To you it cannot be necessary to observe, that high church doctrines are not accommodated to the state of society, nor to the tolerant principles, nor to the ardent love of liberty which prevail in our country. It is well known that our church was formed after the Revolution with an eye to what was then believed to be the truth and simplicity of the Gospel; and there appears to be some reason to regret that the motives which then governed have since been less operative.
We know that our obscure and unimportant corporation can do but little. Providence has placed you under different circumstances. You have stronger inducements to watchfulness, more means to do good, and more power to avert evil.
Permit us to hope that the subjects of this letter will engage your serious consideration. Whatever may be the result, we shall have the satisfaction of reflecting that we have done our duty, in thus explicitly protesting against measures and proceedings which, if persevered in, must and will, sooner or later, materially affect the tranquillity and welfare of the Church.
[1 ]“Mr. Jay, finding on his removal to Bedford no Episcopal church in the vicinity, constantly attended the one belonging to the Presbyterians; nor did he scruple to unite with his fellow-Christians of that persuasion in commemorating the passion of their common Lord. His catholicism, however, did not diminish his attachment to his own denomination. He was instrumental in erecting an Episcopal church in Bedford, and was, during the rest of his life, a generous benefactor to it, and, by his will, left a liberal annuity to its pastor.
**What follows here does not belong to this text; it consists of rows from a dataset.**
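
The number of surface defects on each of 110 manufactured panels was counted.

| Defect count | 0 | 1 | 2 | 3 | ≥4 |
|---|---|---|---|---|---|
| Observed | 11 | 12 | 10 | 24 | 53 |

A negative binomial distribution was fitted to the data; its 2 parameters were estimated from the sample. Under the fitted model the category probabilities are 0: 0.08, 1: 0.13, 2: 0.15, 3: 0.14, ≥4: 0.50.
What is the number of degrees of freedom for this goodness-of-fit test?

There are k = 5 categories and 2 parameters estimated from the data, so df = 5 − 1 − 2 = 2.

2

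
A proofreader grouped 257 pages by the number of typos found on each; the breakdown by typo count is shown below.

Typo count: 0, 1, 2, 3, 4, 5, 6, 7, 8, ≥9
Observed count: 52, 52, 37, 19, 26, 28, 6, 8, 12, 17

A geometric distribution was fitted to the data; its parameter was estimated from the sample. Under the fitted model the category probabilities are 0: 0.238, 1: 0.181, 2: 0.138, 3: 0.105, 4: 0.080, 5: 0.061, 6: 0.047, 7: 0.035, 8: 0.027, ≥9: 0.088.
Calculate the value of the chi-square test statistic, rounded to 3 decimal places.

23.830

Expected counts E_i = n·p_i: 257×0.238 = 61.166, 257×0.181 = 46.517, 257×0.138 = 35.466, 257×0.105 = 26.985, 257×0.080 = 20.56, 257×0.061 = 15.677, 257×0.047 = 12.079, 257×0.035 = 8.995, 257×0.027 = 6.939, 257×0.088 = 22.616.
0: (52 − 61.166)²/61.166 = 84.015556/61.166 = 1.3736
1: (52 − 46.517)²/46.517 = 30.063289/46.517 = 0.6463
2: (37 − 35.466)²/35.466 = 2.353156/35.466 = 0.0663
3: (19 − 26.985)²/26.985 = 63.760225/26.985 = 2.3628
4: (26 − 20.56)²/20.56 = 29.5936/20.56 = 1.4394
5: (28 − 15.677)²/15.677 = 151.856329/15.677 = 9.6866
6: (6 − 12.079)²/12.079 = 36.954241/12.079 = 3.0594
7: (8 − 8.995)²/8.995 = 0.990025/8.995 = 0.1101
8: (12 − 6.939)²/6.939 = 25.613721/6.939 = 3.6913
≥9: (17 − 22.616)²/22.616 = 31.539456/22.616 = 1.3946
Sum = 23.830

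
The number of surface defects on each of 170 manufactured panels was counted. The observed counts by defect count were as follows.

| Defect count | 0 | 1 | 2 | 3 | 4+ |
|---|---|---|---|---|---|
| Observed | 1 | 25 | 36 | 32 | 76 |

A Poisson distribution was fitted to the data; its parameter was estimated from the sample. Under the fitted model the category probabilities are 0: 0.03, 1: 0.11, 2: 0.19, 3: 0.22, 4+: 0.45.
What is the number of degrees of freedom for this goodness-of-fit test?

There are k = 5 categories and 1 parameter estimated from the data, so df = 5 − 1 − 1 = 3.

3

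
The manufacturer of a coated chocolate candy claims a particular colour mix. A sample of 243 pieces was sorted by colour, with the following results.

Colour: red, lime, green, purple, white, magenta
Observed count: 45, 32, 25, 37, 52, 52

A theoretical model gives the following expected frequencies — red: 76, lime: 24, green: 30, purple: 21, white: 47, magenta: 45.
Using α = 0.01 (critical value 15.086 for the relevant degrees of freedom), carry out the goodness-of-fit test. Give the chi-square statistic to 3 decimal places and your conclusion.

29.956; reject

χ² = (45−76)²/76 + (32−24)²/24 + (25−30)²/30 + (37−21)²/21 + (52−47)²/47 + (52−45)²/45
   = 12.6447 + 2.6667 + 0.8333 + 12.1905 + 0.5319 + 1.0889
Sum = 29.956
df = 5. Since 29.956 > 15.086, we reject H₀.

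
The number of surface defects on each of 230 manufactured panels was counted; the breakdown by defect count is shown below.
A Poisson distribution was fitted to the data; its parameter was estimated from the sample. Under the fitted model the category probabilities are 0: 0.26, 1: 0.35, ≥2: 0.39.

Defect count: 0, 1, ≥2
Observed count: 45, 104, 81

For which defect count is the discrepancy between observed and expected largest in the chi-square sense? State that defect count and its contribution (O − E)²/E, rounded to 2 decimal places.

Expected counts E_i = n·p_i: 230×0.26 = 59.8, 230×0.35 = 80.5, 230×0.39 = 89.7.
0: (45 − 59.8)²/59.8 = 219.04/59.8 = 3.663
1: (104 − 80.5)²/80.5 = 552.25/80.5 = 6.860
≥2: (81 − 89.7)²/89.7 = 75.69/89.7 = 0.844
The largest term is for 1: 6.86.

1, 6.86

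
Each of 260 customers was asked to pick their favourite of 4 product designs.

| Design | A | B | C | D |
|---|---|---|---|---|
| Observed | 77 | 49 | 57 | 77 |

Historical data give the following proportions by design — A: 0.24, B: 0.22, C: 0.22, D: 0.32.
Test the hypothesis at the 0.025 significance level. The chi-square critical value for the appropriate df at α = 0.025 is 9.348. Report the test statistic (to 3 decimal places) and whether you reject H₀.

5.054; do not reject

Expected counts E_i = n·p_i: 260×0.24 = 62.4, 260×0.22 = 57.2, 260×0.22 = 57.2, 260×0.32 = 83.2.
χ² = (77−62.4)²/62.4 + (49−57.2)²/57.2 + (57−57.2)²/57.2 + (77−83.2)²/83.2
   = 3.4160 + 1.1755 + 0.0007 + 0.4620
Sum = 5.054
df = 3. Since 5.054 < 9.348, we do not reject H₀.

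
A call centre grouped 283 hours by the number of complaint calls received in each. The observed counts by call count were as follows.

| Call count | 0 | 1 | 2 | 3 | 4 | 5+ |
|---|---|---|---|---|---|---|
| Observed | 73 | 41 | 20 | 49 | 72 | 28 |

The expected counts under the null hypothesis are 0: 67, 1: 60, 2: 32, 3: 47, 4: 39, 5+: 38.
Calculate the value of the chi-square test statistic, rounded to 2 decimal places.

0: (73 − 67)²/67 = 36/67 = 0.537
1: (41 − 60)²/60 = 361/60 = 6.017
2: (20 − 32)²/32 = 144/32 = 4.500
3: (49 − 47)²/47 = 4/47 = 0.085
4: (72 − 39)²/39 = 1089/39 = 27.923
5+: (28 − 38)²/38 = 100/38 = 2.632
Sum = 41.69

41.69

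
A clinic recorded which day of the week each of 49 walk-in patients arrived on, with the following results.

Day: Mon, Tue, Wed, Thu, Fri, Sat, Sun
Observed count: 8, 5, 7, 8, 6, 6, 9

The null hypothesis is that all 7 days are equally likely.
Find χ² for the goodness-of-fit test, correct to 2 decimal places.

Expected count for each of the 7 categories: 49/7 = 7.
χ² = (8−7)²/7 + (5−7)²/7 + (7−7)²/7 + (8−7)²/7 + (6−7)²/7 + (6−7)²/7 + (9−7)²/7
   = 0.143 + 0.571 + 0.000 + 0.143 + 0.143 + 0.143 + 0.571
Sum = 1.71

1.71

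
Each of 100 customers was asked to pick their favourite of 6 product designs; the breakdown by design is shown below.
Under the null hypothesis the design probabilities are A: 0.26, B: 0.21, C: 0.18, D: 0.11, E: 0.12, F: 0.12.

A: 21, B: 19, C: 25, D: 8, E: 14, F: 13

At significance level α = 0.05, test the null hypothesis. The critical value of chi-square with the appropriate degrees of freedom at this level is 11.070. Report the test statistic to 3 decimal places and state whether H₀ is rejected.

5.109; do not reject

Expected counts E_i = n·p_i: 100×0.26 = 26, 100×0.21 = 21, 100×0.18 = 18, 100×0.11 = 11, 100×0.12 = 12, 100×0.12 = 12.
χ² = (21−26)²/26 + (19−21)²/21 + (25−18)²/18 + (8−11)²/11 + (14−12)²/12 + (13−12)²/12
   = 0.9615 + 0.1905 + 2.7222 + 0.8182 + 0.3333 + 0.0833
Sum = 5.109
df = 5. Since 5.109 < 11.070, we do not reject H₀.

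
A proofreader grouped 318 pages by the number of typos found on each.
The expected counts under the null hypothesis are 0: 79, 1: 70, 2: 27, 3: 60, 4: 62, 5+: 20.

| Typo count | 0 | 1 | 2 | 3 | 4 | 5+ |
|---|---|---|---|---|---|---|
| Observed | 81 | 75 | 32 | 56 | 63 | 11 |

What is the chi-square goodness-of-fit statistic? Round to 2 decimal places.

5.67

χ² = (81−79)²/79 + (75−70)²/70 + (32−27)²/27 + (56−60)²/60 + (63−62)²/62 + (11−20)²/20
   = 0.051 + 0.357 + 0.926 + 0.267 + 0.016 + 4.050
Sum = 5.67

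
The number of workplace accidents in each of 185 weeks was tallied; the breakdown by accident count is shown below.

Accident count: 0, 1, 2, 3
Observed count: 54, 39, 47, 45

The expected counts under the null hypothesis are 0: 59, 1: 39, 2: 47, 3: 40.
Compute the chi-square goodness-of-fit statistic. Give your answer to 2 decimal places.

χ² = (54−59)²/59 + (39−39)²/39 + (47−47)²/47 + (45−40)²/40
   = 0.424 + 0.000 + 0.000 + 0.625
Sum = 1.05

1.05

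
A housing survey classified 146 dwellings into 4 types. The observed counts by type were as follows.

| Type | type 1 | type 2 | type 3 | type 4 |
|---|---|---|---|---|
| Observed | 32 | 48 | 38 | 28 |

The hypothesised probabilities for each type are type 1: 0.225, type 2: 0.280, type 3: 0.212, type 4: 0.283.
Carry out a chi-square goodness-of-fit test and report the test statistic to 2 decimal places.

7.16

Expected counts E_i = n·p_i: 146×0.225 = 32.85, 146×0.280 = 40.88, 146×0.212 = 30.952, 146×0.283 = 41.318.
χ² = (32−32.85)²/32.85 + (48−40.88)²/40.88 + (38−30.952)²/30.952 + (28−41.318)²/41.318
   = 0.022 + 1.240 + 1.605 + 4.293
Sum = 7.16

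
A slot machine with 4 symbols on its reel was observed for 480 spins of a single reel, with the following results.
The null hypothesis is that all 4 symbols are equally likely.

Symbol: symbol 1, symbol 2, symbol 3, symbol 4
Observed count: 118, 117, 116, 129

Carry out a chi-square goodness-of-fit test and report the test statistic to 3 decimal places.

Expected count for each of the 4 categories: 480/4 = 120.
symbol 1: (118 − 120)²/120 = 4/120 = 0.0333
symbol 2: (117 − 120)²/120 = 9/120 = 0.0750
symbol 3: (116 − 120)²/120 = 16/120 = 0.1333
symbol 4: (129 − 120)²/120 = 81/120 = 0.6750
Sum = 0.917

0.917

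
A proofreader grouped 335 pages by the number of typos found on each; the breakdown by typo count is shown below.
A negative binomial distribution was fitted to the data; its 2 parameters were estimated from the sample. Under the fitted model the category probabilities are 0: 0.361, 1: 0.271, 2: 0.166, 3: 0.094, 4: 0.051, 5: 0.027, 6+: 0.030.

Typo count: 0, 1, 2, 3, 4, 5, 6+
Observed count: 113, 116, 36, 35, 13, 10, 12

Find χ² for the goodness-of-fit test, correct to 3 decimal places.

Expected counts E_i = n·p_i: 335×0.361 = 120.935, 335×0.271 = 90.785, 335×0.166 = 55.61, 335×0.094 = 31.49, 335×0.051 = 17.085, 335×0.027 = 9.045, 335×0.030 = 10.05.
0: (113 − 120.935)²/120.935 = 62.964225/120.935 = 0.5206
1: (116 − 90.785)²/90.785 = 635.796225/90.785 = 7.0033
2: (36 − 55.61)²/55.61 = 384.5521/55.61 = 6.9152
3: (35 − 31.49)²/31.49 = 12.3201/31.49 = 0.3912
4: (13 − 17.085)²/17.085 = 16.687225/17.085 = 0.9767
5: (10 − 9.045)²/9.045 = 0.912025/9.045 = 0.1008
6+: (12 − 10.05)²/10.05 = 3.8025/10.05 = 0.3784
Sum = 16.286

16.286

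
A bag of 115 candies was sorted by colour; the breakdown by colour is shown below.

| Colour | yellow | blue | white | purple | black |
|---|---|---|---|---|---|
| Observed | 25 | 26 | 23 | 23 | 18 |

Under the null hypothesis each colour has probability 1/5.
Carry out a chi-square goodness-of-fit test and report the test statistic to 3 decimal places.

1.652

Expected count for each of the 5 categories: 115/5 = 23.
χ² = (25−23)²/23 + (26−23)²/23 + (23−23)²/23 + (23−23)²/23 + (18−23)²/23
   = 0.1739 + 0.3913 + 0.0000 + 0.0000 + 1.0870
Sum = 1.652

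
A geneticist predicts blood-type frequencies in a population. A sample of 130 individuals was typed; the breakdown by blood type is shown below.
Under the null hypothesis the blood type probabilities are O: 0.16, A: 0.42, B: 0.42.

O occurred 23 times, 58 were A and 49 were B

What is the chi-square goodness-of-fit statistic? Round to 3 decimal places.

Expected counts E_i = n·p_i: 130×0.16 = 20.8, 130×0.42 = 54.6, 130×0.42 = 54.6.
cat         O        E   (O−E)²/E
O          23     20.8     0.2327
A          58     54.6     0.2117
B          49     54.6     0.5744
Sum = 1.019

1.019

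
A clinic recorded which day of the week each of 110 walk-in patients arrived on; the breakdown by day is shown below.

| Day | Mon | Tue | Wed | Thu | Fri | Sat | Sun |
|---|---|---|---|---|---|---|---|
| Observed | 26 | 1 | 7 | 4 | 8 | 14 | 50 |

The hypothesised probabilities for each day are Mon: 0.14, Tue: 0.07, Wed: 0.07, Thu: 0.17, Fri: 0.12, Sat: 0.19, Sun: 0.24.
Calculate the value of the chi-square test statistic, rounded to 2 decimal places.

Expected counts E_i = n·p_i: 110×0.14 = 15.4, 110×0.07 = 7.7, 110×0.07 = 7.7, 110×0.17 = 18.7, 110×0.12 = 13.2, 110×0.19 = 20.9, 110×0.24 = 26.4.
Mon: (26 − 15.4)²/15.4 = 112.36/15.4 = 7.296
Tue: (1 − 7.7)²/7.7 = 44.89/7.7 = 5.830
Wed: (7 − 7.7)²/7.7 = 0.49/7.7 = 0.064
Thu: (4 − 18.7)²/18.7 = 216.09/18.7 = 11.556
Fri: (8 − 13.2)²/13.2 = 27.04/13.2 = 2.048
Sat: (14 − 20.9)²/20.9 = 47.61/20.9 = 2.278
Sun: (50 − 26.4)²/26.4 = 556.96/26.4 = 21.097
Sum = 50.17

50.17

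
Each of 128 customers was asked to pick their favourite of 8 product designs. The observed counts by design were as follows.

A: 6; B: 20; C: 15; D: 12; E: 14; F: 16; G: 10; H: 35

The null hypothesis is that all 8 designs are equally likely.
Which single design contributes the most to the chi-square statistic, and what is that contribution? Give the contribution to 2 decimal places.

Expected count for each of the 8 categories: 128/8 = 16.
χ² = (6−16)²/16 + (20−16)²/16 + (15−16)²/16 + (12−16)²/16 + (14−16)²/16 + (16−16)²/16 + (10−16)²/16 + (35−16)²/16
   = 6.250 + 1.000 + 0.063 + 1.000 + 0.250 + 0.000 + 2.250 + 22.563
The largest term is for H: 22.56.

H, 22.56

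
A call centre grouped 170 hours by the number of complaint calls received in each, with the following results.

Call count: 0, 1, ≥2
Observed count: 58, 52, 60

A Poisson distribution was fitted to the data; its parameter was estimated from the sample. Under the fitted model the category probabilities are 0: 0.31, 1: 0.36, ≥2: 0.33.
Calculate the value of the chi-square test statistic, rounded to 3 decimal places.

2.187

Expected counts E_i = n·p_i: 170×0.31 = 52.7, 170×0.36 = 61.2, 170×0.33 = 56.1.
cat         O        E   (O−E)²/E
0          58     52.7     0.5330
1          52     61.2     1.3830
≥2         60     56.1     0.2711
Sum = 2.187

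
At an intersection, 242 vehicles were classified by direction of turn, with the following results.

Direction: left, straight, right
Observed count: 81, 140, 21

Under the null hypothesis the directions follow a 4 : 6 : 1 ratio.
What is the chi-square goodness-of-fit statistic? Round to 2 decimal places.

1.09

Ratio total = 11. Expected counts: 242×4/11 = 88, 242×6/11 = 132, 242×1/11 = 22.
left: (81 − 88)²/88 = 49/88 = 0.557
straight: (140 − 132)²/132 = 64/132 = 0.485
right: (21 − 22)²/22 = 1/22 = 0.045
Sum = 1.09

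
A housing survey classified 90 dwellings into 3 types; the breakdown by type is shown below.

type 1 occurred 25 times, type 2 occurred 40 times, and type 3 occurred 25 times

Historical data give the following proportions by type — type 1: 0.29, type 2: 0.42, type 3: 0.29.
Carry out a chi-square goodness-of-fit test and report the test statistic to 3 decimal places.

Expected counts E_i = n·p_i: 90×0.29 = 26.1, 90×0.42 = 37.8, 90×0.29 = 26.1.
χ² = (25−26.1)²/26.1 + (40−37.8)²/37.8 + (25−26.1)²/26.1
   = 0.0464 + 0.1280 + 0.0464
Sum = 0.221

0.221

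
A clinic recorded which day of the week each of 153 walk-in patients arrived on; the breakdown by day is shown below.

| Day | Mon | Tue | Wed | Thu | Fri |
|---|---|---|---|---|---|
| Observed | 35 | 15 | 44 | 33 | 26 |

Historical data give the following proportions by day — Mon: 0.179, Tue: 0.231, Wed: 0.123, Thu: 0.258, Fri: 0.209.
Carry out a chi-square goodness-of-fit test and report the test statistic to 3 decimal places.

49.698

Expected counts E_i = n·p_i: 153×0.179 = 27.387, 153×0.231 = 35.343, 153×0.123 = 18.819, 153×0.258 = 39.474, 153×0.209 = 31.977.
cat         O        E   (O−E)²/E
Mon        35   27.387     2.1163
Tue        15   35.343    11.7092
Wed        44   18.819    33.6938
Thu        33   39.474     1.0618
Fri        26   31.977     1.1172
Sum = 49.698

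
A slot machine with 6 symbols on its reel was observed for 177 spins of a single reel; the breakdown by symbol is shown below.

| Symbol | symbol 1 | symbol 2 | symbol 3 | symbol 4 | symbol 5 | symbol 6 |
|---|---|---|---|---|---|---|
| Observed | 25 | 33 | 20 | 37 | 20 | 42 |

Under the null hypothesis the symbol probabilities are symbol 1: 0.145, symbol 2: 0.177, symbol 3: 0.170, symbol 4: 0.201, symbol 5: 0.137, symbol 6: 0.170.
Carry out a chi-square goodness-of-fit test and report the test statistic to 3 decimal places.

9.005

Expected counts E_i = n·p_i: 177×0.145 = 25.665, 177×0.177 = 31.329, 177×0.170 = 30.09, 177×0.201 = 35.577, 177×0.137 = 24.249, 177×0.170 = 30.09.
cat           O        E   (O−E)²/E
symbol 1     25   25.665     0.0172
symbol 2     33   31.329     0.0891
symbol 3     20    30.09     3.3835
symbol 4     37   35.577     0.0569
symbol 5     20   24.249     0.7445
symbol 6     42    30.09     4.7141
Sum = 9.005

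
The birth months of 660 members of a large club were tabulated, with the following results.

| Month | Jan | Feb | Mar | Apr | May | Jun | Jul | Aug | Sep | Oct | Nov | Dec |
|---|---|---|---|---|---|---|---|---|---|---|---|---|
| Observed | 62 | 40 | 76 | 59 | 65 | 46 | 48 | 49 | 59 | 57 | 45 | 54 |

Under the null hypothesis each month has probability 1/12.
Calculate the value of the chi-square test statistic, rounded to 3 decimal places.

Expected count for each of the 12 categories: 660/12 = 55.
cat         O        E   (O−E)²/E
Jan        62       55     0.8909
Feb        40       55     4.0909
Mar        76       55     8.0182
Apr        59       55     0.2909
May        65       55     1.8182
Jun        46       55     1.4727
Jul        48       55     0.8909
Aug        49       55     0.6545
Sep        59       55     0.2909
Oct        57       55     0.0727
Nov        45       55     1.8182
Dec        54       55     0.0182
Sum = 20.327

20.327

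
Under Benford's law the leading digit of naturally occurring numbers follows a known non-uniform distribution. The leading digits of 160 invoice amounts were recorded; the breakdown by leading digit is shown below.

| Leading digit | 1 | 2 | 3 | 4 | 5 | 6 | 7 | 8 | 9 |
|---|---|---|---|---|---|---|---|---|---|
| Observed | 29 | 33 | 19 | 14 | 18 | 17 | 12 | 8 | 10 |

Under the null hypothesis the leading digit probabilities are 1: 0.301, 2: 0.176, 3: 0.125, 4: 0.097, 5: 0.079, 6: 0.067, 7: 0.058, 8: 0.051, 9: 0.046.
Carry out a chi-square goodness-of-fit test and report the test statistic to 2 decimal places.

Expected counts E_i = n·p_i: 160×0.301 = 48.16, 160×0.176 = 28.16, 160×0.125 = 20, 160×0.097 = 15.52, 160×0.079 = 12.64, 160×0.067 = 10.72, 160×0.058 = 9.28, 160×0.051 = 8.16, 160×0.046 = 7.36.
1: (29 − 48.16)²/48.16 = 367.1056/48.16 = 7.623
2: (33 − 28.16)²/28.16 = 23.4256/28.16 = 0.832
3: (19 − 20)²/20 = 1/20 = 0.050
4: (14 − 15.52)²/15.52 = 2.3104/15.52 = 0.149
5: (18 − 12.64)²/12.64 = 28.7296/12.64 = 2.273
6: (17 − 10.72)²/10.72 = 39.4384/10.72 = 3.679
7: (12 − 9.28)²/9.28 = 7.3984/9.28 = 0.797
8: (8 − 8.16)²/8.16 = 0.0256/8.16 = 0.003
9: (10 − 7.36)²/7.36 = 6.9696/7.36 = 0.947
Sum = 16.35

16.35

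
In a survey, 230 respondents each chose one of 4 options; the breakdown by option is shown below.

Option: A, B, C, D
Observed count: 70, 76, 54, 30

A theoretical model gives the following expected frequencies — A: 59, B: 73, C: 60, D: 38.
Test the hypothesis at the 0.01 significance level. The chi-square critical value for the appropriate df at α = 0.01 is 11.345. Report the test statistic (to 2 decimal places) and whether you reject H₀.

4.46; do not reject

χ² = (70−59)²/59 + (76−73)²/73 + (54−60)²/60 + (30−38)²/38
   = 2.051 + 0.123 + 0.600 + 1.684
Sum = 4.46
df = 3. Since 4.46 < 11.345, we do not reject H₀.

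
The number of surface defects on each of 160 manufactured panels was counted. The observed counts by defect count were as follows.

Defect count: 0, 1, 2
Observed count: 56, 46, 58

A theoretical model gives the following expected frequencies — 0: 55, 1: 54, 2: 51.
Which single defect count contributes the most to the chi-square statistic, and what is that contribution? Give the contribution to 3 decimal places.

1, 1.185

χ² = (56−55)²/55 + (46−54)²/54 + (58−51)²/51
   = 0.0182 + 1.1852 + 0.9608
The largest term is for 1: 1.185.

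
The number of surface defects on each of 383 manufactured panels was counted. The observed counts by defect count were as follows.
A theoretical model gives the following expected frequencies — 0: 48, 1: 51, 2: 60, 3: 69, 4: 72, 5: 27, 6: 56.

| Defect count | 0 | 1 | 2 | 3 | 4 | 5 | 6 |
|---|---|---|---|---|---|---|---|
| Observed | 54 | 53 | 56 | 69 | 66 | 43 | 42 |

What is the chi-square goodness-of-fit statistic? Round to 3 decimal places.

14.577

χ² = (54−48)²/48 + (53−51)²/51 + (56−60)²/60 + (69−69)²/69 + (66−72)²/72 + (43−27)²/27 + (42−56)²/56
   = 0.7500 + 0.0784 + 0.2667 + 0.0000 + 0.5000 + 9.4815 + 3.5000
Sum = 14.577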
His reluctance to hold any office led him to decline a seat in the vestry of this church, but his advice and aid were frequently asked and cheerfully given. Some matters of business requiring a communication to the vestry of Trinity church, in the city of New York, he was requested to prepare it; and he took the opportunity of addressing to that powerful and influential corporation some remarks on topics which he regarded as deeply interesting to the Church at large. The draught was cordially approved and adopted by the Bedford church.”—Jay’s “Life of Jay,” Vol. I., p. 434.